Bartlett Funeral Home faces suspension, legal action

bartlett express logoA Bartlett funeral director has lost his license, and his funeral home’s license was suspended in the wake of what’s being called a burial mix-up from December 2015.

The licensing actions for Bartlett Funeral Home Inc. and former funeral director Al Tacker happened at the October 2017 meeting of the Tennessee Department of Commerce and Insurance, which governs the funeral industry.

Tacker’s funeral director license was revoked and he was fined $8,000. The TDCI also suspended the funeral home’s license for six months and fined it an $8,000 civil penalty.

A TDCI spokesman did not immediately respond to requests for information on Tuesday, but other media reports said TDCI gave this account: Two men’s funeral services and burials were arranged around the same time, close to Christmas 2015, at the funeral home. Reportedly, the wrong man was presented at one service and buried in the other man’s grave. One family was notified, the erroneously buried body was disinterred, and the two men were switched to their proper placements.

Tacker is now being accused of not notifying the other family that they held a service with the wrong deceased person and not reimbursing them for the service.

Tacker said in an exclusive interview Tuesday morning that he is being sued by the two families involved in this case.
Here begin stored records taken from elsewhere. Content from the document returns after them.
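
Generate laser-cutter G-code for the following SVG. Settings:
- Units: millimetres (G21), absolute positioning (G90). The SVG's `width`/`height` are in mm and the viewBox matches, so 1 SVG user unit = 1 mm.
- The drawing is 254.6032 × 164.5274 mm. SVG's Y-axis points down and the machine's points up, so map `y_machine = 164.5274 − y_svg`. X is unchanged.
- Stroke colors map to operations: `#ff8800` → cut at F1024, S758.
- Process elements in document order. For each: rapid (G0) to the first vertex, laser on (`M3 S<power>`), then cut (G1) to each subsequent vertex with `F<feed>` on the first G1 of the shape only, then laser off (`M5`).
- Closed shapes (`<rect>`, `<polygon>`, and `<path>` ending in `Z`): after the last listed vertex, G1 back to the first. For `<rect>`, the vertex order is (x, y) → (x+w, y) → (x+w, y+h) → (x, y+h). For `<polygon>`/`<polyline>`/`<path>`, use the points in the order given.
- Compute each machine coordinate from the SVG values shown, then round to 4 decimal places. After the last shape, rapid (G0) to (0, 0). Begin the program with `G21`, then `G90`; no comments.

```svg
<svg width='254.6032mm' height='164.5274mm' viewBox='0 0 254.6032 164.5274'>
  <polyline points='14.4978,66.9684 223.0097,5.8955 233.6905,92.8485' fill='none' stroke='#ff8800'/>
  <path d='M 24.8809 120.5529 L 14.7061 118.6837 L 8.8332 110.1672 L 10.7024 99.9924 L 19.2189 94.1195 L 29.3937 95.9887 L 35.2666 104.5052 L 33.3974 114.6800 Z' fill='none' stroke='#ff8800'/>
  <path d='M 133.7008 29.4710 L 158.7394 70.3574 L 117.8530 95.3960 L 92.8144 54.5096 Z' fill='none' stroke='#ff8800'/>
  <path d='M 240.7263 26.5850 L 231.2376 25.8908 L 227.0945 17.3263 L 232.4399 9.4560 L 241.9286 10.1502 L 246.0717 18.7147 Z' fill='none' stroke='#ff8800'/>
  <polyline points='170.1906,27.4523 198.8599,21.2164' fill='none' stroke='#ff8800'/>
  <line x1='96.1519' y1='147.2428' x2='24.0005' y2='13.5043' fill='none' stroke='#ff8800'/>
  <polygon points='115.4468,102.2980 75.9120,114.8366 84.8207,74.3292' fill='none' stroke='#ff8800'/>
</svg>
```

G21
G90
G0 X14.4978 Y97.5590
M3 S758
G1 X223.0097 Y158.6319 F1024
G1 X233.6905 Y71.6789
M5
G0 X24.8809 Y43.9745
M3 S758
G1 X14.7061 Y45.8437 F1024
G1 X8.8332 Y54.3602
G1 X10.7024 Y64.5350
G1 X19.2189 Y70.4079
G1 X29.3937 Y68.5387
G1 X35.2666 Y60.0222
G1 X33.3974 Y49.8474
G1 X24.8809 Y43.9745
M5
G0 X133.7008 Y135.0564
M3 S758
G1 X158.7394 Y94.1700 F1024
G1 X117.8530 Y69.1314
G1 X92.8144 Y110.0178
G1 X133.7008 Y135.0564
M5
G0 X240.7263 Y137.9424
M3 S758
G1 X231.2376 Y138.6366 F1024
G1 X227.0945 Y147.2011
G1 X232.4399 Y155.0714
G1 X241.9286 Y154.3772
G1 X246.0717 Y145.8127
G1 X240.7263 Y137.9424
M5
G0 X170.1906 Y137.0751
M3 S758
G1 X198.8599 Y143.3110 F1024
M5
G0 X96.1519 Y17.2846
M3 S758
G1 X24.0005 Y151.0231 F1024
M5
G0 X115.4468 Y62.2294
M3 S758
G1 X75.9120 Y49.6908 F1024
G1 X84.8207 Y90.1982
G1 X115.4468 Y62.2294
M5
G0 X0.0000 Y0.0000

1 u = 1 mm; y_m = 164.5274 − y.

[1] `<polyline>` open polyline, #ff8800→cut S758 F1024: (14.4978,97.5590) → (223.0097,158.6319) → (233.6905,71.6789)

[2] `<path>` regular polygon, #ff8800→cut S758 F1024: (24.8809,43.9745) → (14.7061,45.8437) → (8.8332,54.3602) → (10.7024,64.5350) → (19.2189,70.4079) → (29.3937,68.5387) → (35.2666,60.0222) → (33.3974,49.8474) → (24.8809,43.9745) (closed)

[3] `<path>` regular polygon, #ff8800→cut S758 F1024: (133.7008,135.0564) → (158.7394,94.1700) → (117.8530,69.1314) → (92.8144,110.0178) → (133.7008,135.0564) (closed)

[4] `<path>` regular polygon, #ff8800→cut S758 F1024: (240.7263,137.9424) → (231.2376,138.6366) → (227.0945,147.2011) → (232.4399,155.0714) → (241.9286,154.3772) → (246.0717,145.8127) → (240.7263,137.9424) (closed)

[5] `<polyline>` line segment, #ff8800→cut S758 F1024: (170.1906,137.0751) → (198.8599,143.3110)

[6] `<line>` line segment, #ff8800→cut S758 F1024: (96.1519,17.2846) → (24.0005,151.0231)

[7] `<polygon>` regular polygon, #ff8800→cut S758 F1024: (115.4468,62.2294) → (75.9120,49.6908) → (84.8207,90.1982) → (115.4468,62.2294) (closed)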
Because a lawsuit is involved, he declined to summarize the allegations or speak about any of the details involved.

He’s a 47-year veteran of the Memphis-area funeral industry who says he has a good reputation and positive relationships with the families he has served. He has filed for a stay, which is essentially an appeal about the TDCI’s decision. If that fails, he will take the case to chancery court in hopes of getting his funeral director’s license restored and the funeral home’s suspension lifted.

Tacker said, “I’ve got the obligation going forward to get the truth out there and protect the people I’ve talked to and helped all these years.”

What worries him most, he said, is how the news could hurt the people he serves: Some people who have pre-need arrangements with his funeral home have been advised to cash in their funeral insurance policies and make arrangements with a different funeral home.

That’s bad advice, he said: Their current arrangements lock in older and much-lower prices, and he doesn’t want them to face steeper prices elsewhere for no reason.

While he can’t operate as a funeral director, Tacker said he can talk to people and give them information based on his decades of experience in the industry. If any pre-need clients of Bartlett Funeral Home (or their beneficiaries) have questions or concerns, he advises them to call and speak to him directly.

“I will share information with you or your family for your wishes to be met,” he said.

Bartlett Funeral Home will be back in business again when its six-month suspension is up, Tacker said.

The entire circumstances have been devastating financially and have broken his heart, he said. “It’s clutching me like you would stomp on a cigarette butt and squash it out on the pavement.”

He added, though, that it’s also given him faith in humanity. People are calling him to extend their support and trust and to say, “This cannot be completely and totally accurate and true.”